When a marriage ends, one of the most significant concerns is how to divide assets, including investment real estate.
Understanding how Texas divides investment properties can help you navigate this challenging aspect of divorce proceedings.
Community property laws
Texas follows community property laws. Assets purchased during the marriage are subject to division upon divorce. It does not matter who holds title to the properties.
The court divides assets based on what is “just and right.” This principle means that the division of property must be fair and equitable. It does not necessarily mean an equal split.

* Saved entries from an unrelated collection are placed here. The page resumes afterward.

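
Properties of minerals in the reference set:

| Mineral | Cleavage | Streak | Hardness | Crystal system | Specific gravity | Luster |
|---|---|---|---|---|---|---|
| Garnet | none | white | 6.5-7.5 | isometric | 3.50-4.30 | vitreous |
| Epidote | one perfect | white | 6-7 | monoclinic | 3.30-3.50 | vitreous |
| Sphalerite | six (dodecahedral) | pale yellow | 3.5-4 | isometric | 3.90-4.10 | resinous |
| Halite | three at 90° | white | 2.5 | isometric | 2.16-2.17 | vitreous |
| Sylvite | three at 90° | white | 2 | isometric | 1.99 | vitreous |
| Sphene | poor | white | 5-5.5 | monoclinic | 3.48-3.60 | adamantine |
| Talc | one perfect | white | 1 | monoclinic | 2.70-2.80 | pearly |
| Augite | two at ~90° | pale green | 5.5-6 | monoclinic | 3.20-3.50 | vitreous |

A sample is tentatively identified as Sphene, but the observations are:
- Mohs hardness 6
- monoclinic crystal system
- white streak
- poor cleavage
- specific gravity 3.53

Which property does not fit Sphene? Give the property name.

hardness

Mohs hardness 6: Sphene has hardness 5-5.5 — does not match.
Monoclinic crystal system: Sphene has monoclinic system — matches.
White streak: Sphene has white streak — matches.
Poor cleavage: Sphene has cleavage poor — matches.
Specific gravity 3.53: Sphene has SG 3.48-3.60 — matches.
Everything matches except the hardness.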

When a spouse acquires real estate before the marriage or receives it as a gift or through an inheritance, it is generally considered separate property. This kind of asset may not be subject to division.
Rental and investment properties
Texas treats investment property similarly to other real estate holdings. The court considers the associated debts, mortgage balances and other factors. This process helps ensure a fair asset distribution and debt allocation balance between parties.
Reimbursement claims
Sometimes, one marital estate spends money or contributes other property for the benefit of another estate. In these instances, reimbursement claims can arise for various reasons, including:
- Payment to another marital estate
- Inadequate compensation for time and effort
- Reduction of principal on debt
- Capital improvements to the property
These claims can ensure fairness when dividing property.
Division methods
You can divide your investment real estate by selling the property and splitting the profits. Another option is to trade the property for a marital asset of equal value. If you feel you can continue working with your spouse, you can keep joint ownership. If a business entity owns the investment property, the court can only divide the business interests. It can not divide the businesses’ owned assets.
Navigating the division of investment real estate in a Texas divorce can be complex. However, when you understand the state’s community property laws and principles of equitable distribution, you can secure a fair settlement.